This study investigates and discusses thermal
compensation errors. The disadvantages of the thermal
stresses on the bearing and shafts are discussed, the
impacts of the thermal stresses on the CNC machines'
shafts are investigated in the literature review. The DC
motor's control process is conducted based on the
microcontroller basics and principles; the Arduino can
control both the DC motor's direction and speed
depending on the temperature variation. The knowledge
and attachment of the temperature sensor are evaluated
and demonstrated by the control of the temperature sensor
in Arduino, and the appropriate coding is used. A
prototype for the motor and temperature sensor is also
built, and the necessary coding and wiring concepts are
utilised. The H Bridge is used to investigate the motor
control unit. Its logic and wiring are clarified, and then the
connection to the circuit is made. The results give the
correct wiring. The elements of the data sheets are
examined and utilised to wire the circuit correctly.

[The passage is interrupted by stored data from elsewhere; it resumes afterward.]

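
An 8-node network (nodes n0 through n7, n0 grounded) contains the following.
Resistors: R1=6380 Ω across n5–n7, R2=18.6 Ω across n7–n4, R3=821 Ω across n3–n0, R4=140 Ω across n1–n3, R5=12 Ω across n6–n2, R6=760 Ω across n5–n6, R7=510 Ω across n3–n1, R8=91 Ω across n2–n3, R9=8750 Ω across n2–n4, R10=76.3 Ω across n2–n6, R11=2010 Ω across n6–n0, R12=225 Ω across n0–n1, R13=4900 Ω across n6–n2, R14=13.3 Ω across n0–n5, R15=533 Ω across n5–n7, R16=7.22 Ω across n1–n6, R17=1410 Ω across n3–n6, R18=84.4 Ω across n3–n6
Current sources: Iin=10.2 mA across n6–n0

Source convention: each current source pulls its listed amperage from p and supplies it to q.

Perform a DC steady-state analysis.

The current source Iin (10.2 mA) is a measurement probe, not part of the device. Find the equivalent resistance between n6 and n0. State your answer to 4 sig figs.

Apply KCL at each of the 7 non-ground nodes and solve the resulting linear system.
Node n1: branches {R4, R7, R12, R16} → V_1 = -1.342
Node n2: branches {R5, R8, R9, R10, R13} → V_2 = -1.378
Node n3: branches {R3, R4, R7, R8, R17, R18} → V_3 = -1.322
Node n4: branches {R2, R9} → V_4 = -0.1003
Node n5: branches {R1, R6, R14, R15} → V_5 = -0.02575
Node n6: branches {R5, R6, R10, R11, R13, R16, R17, R18, Iin} → V_6 = -1.386
Node n7: branches {R1, R2, R15} → V_7 = -0.09760

R_eq = 135.9 Ω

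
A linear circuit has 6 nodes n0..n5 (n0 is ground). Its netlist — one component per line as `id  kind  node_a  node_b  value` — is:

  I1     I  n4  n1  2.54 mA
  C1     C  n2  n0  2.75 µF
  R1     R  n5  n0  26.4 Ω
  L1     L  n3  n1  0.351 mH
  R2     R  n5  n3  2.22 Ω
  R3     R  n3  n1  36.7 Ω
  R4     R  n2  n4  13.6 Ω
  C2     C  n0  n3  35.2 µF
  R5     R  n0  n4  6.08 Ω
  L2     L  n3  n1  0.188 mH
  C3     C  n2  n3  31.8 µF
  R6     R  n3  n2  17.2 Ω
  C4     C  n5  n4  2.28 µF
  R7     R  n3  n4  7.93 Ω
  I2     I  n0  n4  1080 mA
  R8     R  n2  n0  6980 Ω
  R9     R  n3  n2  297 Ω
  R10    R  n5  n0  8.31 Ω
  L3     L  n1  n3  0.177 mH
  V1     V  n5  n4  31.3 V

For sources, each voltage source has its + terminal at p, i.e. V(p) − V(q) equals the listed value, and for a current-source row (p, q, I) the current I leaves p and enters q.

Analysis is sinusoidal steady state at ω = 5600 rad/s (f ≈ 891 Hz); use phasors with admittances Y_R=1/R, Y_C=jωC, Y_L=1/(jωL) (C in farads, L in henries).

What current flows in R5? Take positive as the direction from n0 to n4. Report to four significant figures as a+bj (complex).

Apply KCL at each of the 5 non-ground nodes and solve the resulting linear system.
Node n1: branches {I1, L1, R3, L2, L3} → V_1 = 5.131-5.449j
Node n2: branches {C1, R4, C3, R6, R8, R9} → V_2 = 1.578+0.2754j
Node n3: branches {L1, R2, R3, C2, L2, C3, R6, R7, R9, L3} → V_3 = 5.131-5.450j
Node n4: branches {I1, R4, R5, C4, R7, I2, V1} → V_4 = -15.32-3.210j
Node n5: branches {R1, R2, C4, R10, V1} → V_5 = 15.98-3.210j
Source currents: i(V1)=-7.417-0.9012j

2.519+0.5279j A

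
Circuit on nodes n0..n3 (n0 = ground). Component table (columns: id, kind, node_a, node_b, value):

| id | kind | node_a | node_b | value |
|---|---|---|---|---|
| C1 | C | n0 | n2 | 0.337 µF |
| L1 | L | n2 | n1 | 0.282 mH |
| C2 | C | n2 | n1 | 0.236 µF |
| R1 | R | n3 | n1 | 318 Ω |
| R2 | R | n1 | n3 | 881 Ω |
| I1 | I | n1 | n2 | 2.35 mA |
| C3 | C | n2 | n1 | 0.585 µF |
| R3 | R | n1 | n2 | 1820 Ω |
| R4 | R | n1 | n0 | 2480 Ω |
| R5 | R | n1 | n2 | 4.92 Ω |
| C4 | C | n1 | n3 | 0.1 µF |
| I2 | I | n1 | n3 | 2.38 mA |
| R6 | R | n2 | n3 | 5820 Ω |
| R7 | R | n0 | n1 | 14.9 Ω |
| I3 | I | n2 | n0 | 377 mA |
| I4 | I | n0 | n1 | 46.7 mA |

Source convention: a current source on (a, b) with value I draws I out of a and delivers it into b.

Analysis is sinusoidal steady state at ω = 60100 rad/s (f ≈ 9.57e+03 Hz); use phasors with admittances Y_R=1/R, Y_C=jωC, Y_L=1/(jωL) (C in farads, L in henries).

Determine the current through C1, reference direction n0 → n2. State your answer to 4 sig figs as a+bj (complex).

0.04574+0.1185j A

MNA unknowns: 3 node voltages V₁..V_3
C1: Y=0.000+0.02025j on G[0,2]
L1: Y=0.000-0.05900j on G[2,1]
C2: Y=0.000+0.01418j on G[2,1]
R1: Y=0.003145+0.000j on G[3,1]
R2: Y=0.001135+0.000j on G[1,3]
I1: z[1]−=0.00235, z[2]+=0.00235
C3: Y=0.000+0.03516j on G[2,1]
R3: Y=0.0005495+0.000j on G[1,2]
R4: Y=0.0004032+0.000j on G[1,0]
R5: Y=0.2033+0.000j on G[1,2]
C4: Y=0.000+0.006010j on G[1,3]
I2: z[1]−=0.00238, z[3]+=0.00238
R6: Y=0.0001718+0.000j on G[2,3]
R7: Y=0.06711+0.000j on G[0,1]
I3: z[2]−=0.377, z[0]+=0.377
I4: z[0]−=0.0467, z[1]+=0.0467
solve → V1=-4.215+1.755j, V2=-5.851+2.258j, V3=-4.038+1.536j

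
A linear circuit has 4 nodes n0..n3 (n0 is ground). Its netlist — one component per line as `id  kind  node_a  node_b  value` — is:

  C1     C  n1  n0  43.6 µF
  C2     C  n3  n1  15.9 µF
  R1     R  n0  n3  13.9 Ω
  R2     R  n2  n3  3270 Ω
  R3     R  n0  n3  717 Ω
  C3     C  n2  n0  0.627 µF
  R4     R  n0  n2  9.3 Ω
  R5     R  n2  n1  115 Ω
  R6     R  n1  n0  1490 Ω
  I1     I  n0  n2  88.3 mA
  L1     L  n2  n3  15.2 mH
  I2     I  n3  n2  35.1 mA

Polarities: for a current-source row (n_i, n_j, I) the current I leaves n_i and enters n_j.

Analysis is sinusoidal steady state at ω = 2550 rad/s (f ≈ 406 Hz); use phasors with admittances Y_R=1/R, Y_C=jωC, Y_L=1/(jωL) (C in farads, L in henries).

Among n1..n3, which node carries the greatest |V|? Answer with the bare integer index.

MNA unknowns: 3 node voltages V₁..V_3
C1: Y=0.000+0.1112j on G[1,0]
C2: Y=0.000+0.04054j on G[3,1]
R1: Y=0.07194+0.000j on G[0,3]
R2: Y=0.0003058+0.000j on G[2,3]
R3: Y=0.001395+0.000j on G[0,3]
C3: Y=0.000+0.001599j on G[2,0]
R4: Y=0.1075+0.000j on G[0,2]
R5: Y=0.008696+0.000j on G[2,1]
R6: Y=0.0006711+0.000j on G[1,0]
I1: z[0]−=0.0883, z[2]+=0.0883
L1: Y=0.000-0.02580j on G[2,3]
I2: z[3]−=0.0351, z[2]+=0.0351
solve → V1=-0.07378-0.1364j, V2=0.9328+0.2634j, V3=-0.3641-0.2934j

2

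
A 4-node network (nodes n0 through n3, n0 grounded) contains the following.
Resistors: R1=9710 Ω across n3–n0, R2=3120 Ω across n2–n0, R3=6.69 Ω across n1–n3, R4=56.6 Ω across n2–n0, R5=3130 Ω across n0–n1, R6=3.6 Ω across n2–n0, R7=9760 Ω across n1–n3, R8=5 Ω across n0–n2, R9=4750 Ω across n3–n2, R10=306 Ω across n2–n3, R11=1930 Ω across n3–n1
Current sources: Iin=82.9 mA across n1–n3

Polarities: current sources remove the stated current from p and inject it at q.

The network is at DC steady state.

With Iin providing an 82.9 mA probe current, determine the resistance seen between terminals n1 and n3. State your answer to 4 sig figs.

R_eq = 6.649 Ω

Apply KCL at each of the 3 non-ground nodes and solve the resulting linear system.
Node n1: branches {R3, R5, R7, R11, Iin} → V_1 = -0.5058
Node n2: branches {R2, R4, R6, R8, R9, R10} → V_2 = 0.0003165
Node n3: branches {R1, R3, R7, R9, R10, R11, Iin} → V_3 = 0.04543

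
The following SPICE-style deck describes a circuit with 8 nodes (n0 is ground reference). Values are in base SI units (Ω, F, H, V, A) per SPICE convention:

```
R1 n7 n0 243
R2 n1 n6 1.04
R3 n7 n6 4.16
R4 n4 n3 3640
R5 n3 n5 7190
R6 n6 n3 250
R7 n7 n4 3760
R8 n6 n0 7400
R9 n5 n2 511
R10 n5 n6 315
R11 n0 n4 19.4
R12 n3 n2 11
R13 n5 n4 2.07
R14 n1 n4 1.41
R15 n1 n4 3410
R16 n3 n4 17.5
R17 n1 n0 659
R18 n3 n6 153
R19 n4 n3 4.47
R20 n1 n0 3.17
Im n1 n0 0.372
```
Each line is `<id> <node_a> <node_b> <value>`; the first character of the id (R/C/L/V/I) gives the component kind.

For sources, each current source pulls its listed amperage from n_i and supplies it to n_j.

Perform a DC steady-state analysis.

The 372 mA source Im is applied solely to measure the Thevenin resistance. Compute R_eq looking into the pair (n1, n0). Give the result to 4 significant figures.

Element admittances at DC:
  Y(R1) = 0.004115 S between n7,n0
  Y(R2) = 0.9615 S between n1,n6
  Y(R3) = 0.2404 S between n7,n6
  Y(R4) = 0.0002747 S between n4,n3
  Y(R5) = 0.0001391 S between n3,n5
  Y(R6) = 0.004000 S between n6,n3
  Y(R7) = 0.0002660 S between n7,n4
  Y(R8) = 0.0001351 S between n6,n0
  Y(R9) = 0.001957 S between n5,n2
  Y(R10) = 0.003175 S between n5,n6
  Y(R11) = 0.05155 S between n0,n4
  Y(R12) = 0.09091 S between n3,n2
  Y(R13) = 0.4831 S between n5,n4
  Y(R14) = 0.7092 S between n1,n4
  Y(R15) = 0.0002933 S between n1,n4
  Y(R16) = 0.05714 S between n3,n4
  Y(R17) = 0.001517 S between n1,n0
  Y(R18) = 0.006536 S between n3,n6
  Y(R19) = 0.2237 S between n4,n3
  Y(R20) = 0.3155 S between n1,n0
  Im: injects 0.372 A into n0 (from n1)
Assemble and solve the 7×7 MNA system:
  V(n1)=-1.007  V(n2)=-0.9425  V(n3)=-0.9425  V(n4)=-0.9403  V(n5)=-0.9407  V(n6)=-1.002  V(n7)=-0.9853

R_eq = 2.708 Ω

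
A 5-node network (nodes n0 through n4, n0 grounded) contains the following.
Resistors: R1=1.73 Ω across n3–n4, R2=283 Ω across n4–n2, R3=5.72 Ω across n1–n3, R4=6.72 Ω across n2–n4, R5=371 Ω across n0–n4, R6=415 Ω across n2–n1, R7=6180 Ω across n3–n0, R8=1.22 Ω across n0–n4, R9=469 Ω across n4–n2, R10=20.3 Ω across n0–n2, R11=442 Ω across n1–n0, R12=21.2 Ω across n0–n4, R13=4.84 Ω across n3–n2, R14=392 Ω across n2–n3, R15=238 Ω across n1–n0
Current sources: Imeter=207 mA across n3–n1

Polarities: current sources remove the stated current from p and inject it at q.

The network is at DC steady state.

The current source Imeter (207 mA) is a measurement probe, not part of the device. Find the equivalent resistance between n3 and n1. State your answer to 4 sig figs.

R_eq = 5.448 Ω

Element admittances at DC:
  Y(R1) = 0.5780 S between n3,n4
  Y(R2) = 0.003534 S between n4,n2
  Y(R3) = 0.1748 S between n1,n3
  Y(R4) = 0.1488 S between n2,n4
  Y(R5) = 0.002695 S between n0,n4
  Y(R6) = 0.002410 S between n2,n1
  Y(R7) = 0.0001618 S between n3,n0
  Y(R8) = 0.8197 S between n0,n4
  Y(R9) = 0.002132 S between n4,n2
  Y(R10) = 0.04926 S between n0,n2
  Y(R11) = 0.002262 S between n1,n0
  Y(R12) = 0.04717 S between n0,n4
  Y(R13) = 0.2066 S between n3,n2
  Y(R14) = 0.002551 S between n2,n3
  Y(R15) = 0.004202 S between n1,n0
  Imeter: injects 0.207 A into n1 (from n3)
Assemble and solve the 4×4 MNA system:
  V(n1)=1.108  V(n2)=-0.006579  V(n3)=-0.02002  V(n4)=-0.007858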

The findings confirm the advantages of utilising
thermal control for the motor. The resulting stress is
reduced if the thermal stress is considered. When the shaft
temperature rises, the lubricants' viscosity will decrease
and consequently reduce the shaft performance. The use of
cooling fans is constructive in this case. After obtaining
and discussing the results, some recommendations are
made about the thermal compensation and the shafts'
cooling process; the recommendations include the selection
of appropriate fans to the volume in the present shaft, the
suitable selection of lubricant viscosity, which reduces
some of the high-temperature disadvantages, as well as the
proper selection for the shaft fixing and bearings, which
reduces the thermal stress impacts on the performance of
the shaft as well as failure acceleration.
Keywords : Motor Control, DC Motor Direction, H Bridge, Thermal compensation Errors, Shaft Performance, Temperature Sensor.